The staff has reviewed the description of the routine determinations for package use preceding transport and finds that they meet the requirements of 10 CFR 71.87(b) and 10 CFR 71.87(g).

9.1 Evaluation Findings

Based on the statements and representations in the application, the staff has adequate assurance that the acceptance tests for the packaging meet the requirements of 10 CFR Part 71 and that the maintenance program is adequate to ensure packaging performance during its service life.

24 10.0 QUALITY ASSURANCE EVALUATION The quality assurance program for the package is specified in Chapter 9 of the application. The chapter refers to the NRC approved QSA Global, Inc. QA program.

Based on the statements and representation in the application, the staff has adequate assurance that the QA program meets the requirements of 10 CFR Part 71 and that the program is acceptable to assure the package will be fabricated in a manner consistent with its evaluation for approval.

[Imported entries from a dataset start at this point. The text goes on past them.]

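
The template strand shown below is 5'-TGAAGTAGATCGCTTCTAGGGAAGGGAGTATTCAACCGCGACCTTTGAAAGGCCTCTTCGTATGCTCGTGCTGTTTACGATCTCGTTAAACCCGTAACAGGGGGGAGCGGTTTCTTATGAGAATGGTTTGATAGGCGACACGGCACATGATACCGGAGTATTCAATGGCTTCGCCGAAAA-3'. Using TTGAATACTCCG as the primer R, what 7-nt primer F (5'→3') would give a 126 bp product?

5'-GACCTTT-3'

The reverse primer's reverse complement CGGAGTATTCAA matches the template at positions 154–165, so the product ends at position 165.
A 126 bp product then starts at position 165 − 126 + 1 = 40.
The forward primer is identical to the top strand there: GACCTTT.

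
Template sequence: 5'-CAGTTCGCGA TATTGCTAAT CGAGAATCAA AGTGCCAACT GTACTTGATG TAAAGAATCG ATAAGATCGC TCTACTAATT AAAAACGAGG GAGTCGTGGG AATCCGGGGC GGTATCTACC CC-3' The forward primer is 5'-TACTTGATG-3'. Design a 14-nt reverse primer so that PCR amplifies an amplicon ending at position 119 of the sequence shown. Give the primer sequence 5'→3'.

5'-GTAGATACCGCCCC-3'

The forward primer binds at positions 42–50; the product's 3' end on the top strand is position 119.
The reverse primer anneals to the top strand over positions 106–119, i.e. to GGGGCGGTATCTAC.
Its sequence written 5'→3' is the reverse complement: GTAGATACCGCCCC.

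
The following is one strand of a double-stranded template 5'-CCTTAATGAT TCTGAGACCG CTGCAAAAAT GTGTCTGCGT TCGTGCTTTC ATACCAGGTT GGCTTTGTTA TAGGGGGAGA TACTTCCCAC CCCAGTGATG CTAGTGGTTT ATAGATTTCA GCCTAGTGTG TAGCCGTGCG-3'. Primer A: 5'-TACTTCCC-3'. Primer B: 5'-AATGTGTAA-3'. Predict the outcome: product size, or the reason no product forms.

No product — primer B has no binding site in the template.

Primer B (AATGTGTAA) does not match the top strand, and its reverse complement TTACACATT does not match either.
With no annealing site for primer B, no amplification occurs.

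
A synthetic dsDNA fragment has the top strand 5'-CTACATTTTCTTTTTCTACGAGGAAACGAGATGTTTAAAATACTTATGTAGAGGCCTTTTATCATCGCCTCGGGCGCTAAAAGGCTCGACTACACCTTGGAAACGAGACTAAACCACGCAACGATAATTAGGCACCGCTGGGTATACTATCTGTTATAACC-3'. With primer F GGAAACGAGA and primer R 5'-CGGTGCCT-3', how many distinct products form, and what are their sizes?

The forward primer GGAAACGAGA matches the top strand at positions 22–31, 99–108.
The reverse primer's reverse complement is AGGCACCG, matching at positions 130–137.
Each forward site pairs with the reverse site to give a product ending at position 137: sizes 116, 39 bp.

Two products: 116 bp, 39 bp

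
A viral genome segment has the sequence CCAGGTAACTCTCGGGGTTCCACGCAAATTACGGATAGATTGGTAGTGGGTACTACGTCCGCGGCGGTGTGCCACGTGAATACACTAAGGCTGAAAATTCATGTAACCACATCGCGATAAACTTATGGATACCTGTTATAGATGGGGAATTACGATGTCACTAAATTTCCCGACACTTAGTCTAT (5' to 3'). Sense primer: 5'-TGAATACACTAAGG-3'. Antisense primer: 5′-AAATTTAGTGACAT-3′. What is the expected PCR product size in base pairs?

92 bp

Forward primer TGAATACACTAAGG is found on the top strand at positions 77–90.
The reverse primer's reverse complement is ATGTCACTAAATTT, which matches the template at positions 155–168.
The product runs from position 77 to position 168, so its length is 168 − 77 + 1 = 92 bp.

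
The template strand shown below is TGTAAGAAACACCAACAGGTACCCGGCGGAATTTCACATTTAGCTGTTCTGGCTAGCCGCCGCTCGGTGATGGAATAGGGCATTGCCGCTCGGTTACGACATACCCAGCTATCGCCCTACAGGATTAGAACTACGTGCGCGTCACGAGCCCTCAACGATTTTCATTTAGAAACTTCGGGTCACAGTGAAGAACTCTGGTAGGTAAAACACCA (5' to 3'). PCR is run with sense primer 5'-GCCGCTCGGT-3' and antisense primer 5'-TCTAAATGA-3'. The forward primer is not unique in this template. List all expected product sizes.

112 bp, 86 bp

The forward primer GCCGCTCGGT matches the top strand at positions 59–68, 85–94.
The reverse primer's reverse complement is TCATTTAGA, matching at positions 162–170.
Each forward site pairs with the reverse site to give a product ending at position 170: sizes 112, 86 bp.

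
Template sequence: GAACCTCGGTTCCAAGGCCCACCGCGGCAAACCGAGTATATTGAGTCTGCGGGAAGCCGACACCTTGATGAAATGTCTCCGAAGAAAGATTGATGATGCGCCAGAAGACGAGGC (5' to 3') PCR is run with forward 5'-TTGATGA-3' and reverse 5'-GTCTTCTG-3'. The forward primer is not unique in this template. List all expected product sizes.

45 bp, 20 bp

The forward primer TTGATGA matches the top strand at positions 65–71, 90–96.
The reverse primer's reverse complement is CAGAAGAC, matching at positions 102–109.
Each forward site pairs with the reverse site to give a product ending at position 109: sizes 45, 20 bp.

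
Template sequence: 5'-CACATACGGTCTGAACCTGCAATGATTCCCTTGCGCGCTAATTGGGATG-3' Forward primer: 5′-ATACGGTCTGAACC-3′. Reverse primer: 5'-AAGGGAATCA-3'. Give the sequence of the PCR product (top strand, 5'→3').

5'-ATACGGTCTGAACCTGCAATGATTCCCTT-3'

Scanning the template, ATACGGTCTGAACC occurs at positions 4–17; this primer anneals to the bottom strand there with its 3' end pointing downstream.
Taking the reverse complement of AAGGGAATCA gives TGATTCCCTT, found at positions 23–32 on the template; the primer anneals here to the top strand with its 3' end pointing upstream.
The product is the template from position 4 through 32 (29 bp).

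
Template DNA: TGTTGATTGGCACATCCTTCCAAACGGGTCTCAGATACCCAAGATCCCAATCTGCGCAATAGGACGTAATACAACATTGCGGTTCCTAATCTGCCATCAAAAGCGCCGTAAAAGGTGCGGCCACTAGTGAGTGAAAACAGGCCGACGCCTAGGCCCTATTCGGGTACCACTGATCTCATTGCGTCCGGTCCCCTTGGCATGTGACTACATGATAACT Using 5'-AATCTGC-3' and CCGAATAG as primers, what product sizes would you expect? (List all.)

The forward primer AATCTGC matches the top strand at positions 49–55, 88–94.
The reverse primer's reverse complement is CTATTCGG, matching at positions 156–163.
Each forward site pairs with the reverse site to give a product ending at position 163: sizes 115, 76 bp.

115 bp, 76 bp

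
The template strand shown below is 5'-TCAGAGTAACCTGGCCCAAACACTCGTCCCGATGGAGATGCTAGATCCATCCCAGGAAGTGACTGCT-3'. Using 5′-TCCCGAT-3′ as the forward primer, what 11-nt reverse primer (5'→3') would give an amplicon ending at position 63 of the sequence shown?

The forward primer binds at positions 27–33; the product's 3' end on the top strand is position 63.
The reverse primer anneals to the top strand over positions 53–63, i.e. to CAGGAAGTGAC.
Its sequence written 5'→3' is the reverse complement: GTCACTTCCTG.

5'-GTCACTTCCTG-3'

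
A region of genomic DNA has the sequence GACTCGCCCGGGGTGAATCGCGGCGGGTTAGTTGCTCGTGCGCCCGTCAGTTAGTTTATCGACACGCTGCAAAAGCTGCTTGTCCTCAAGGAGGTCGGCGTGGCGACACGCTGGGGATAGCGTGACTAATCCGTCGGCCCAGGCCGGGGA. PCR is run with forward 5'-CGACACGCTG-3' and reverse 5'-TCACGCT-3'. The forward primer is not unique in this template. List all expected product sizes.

66 bp, 22 bp

The forward primer CGACACGCTG matches the top strand at positions 60–69, 104–113.
The reverse primer's reverse complement is AGCGTGA, matching at positions 119–125.
Each forward site pairs with the reverse site to give a product ending at position 125: sizes 66, 22 bp.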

CONDITIONS In addition to the package description, drawings and contents, the following conditions were included in the Certificate of Compliance:

Condition 6 states that in addition to the requirements of Subpart G of 10 CFR Part 71, the Model 1100 package shall:

(a) Be prepared for shipment and operated in accordance with the operating procedures in Chapter 7 of the application, and (b) Meet the Acceptance Tests and Maintenance Program of Chapter 8 of the application.

Condition 7 states that the package is approved for use under the general license provision of 10 CFR 71.17.

Condition 8 states that the expiration date for the package will be August 31, 2030.

CONCLUSION Based on the statements and representations contained in the application, as supplemented, and the conditions listed above, the staff concludes that the design has been adequately described and evaluated, and the Model 1100 package meets the requirements of 10 CFR Part 71.

Issued with Certificate of Compliance No. 9405, Revision No. 0.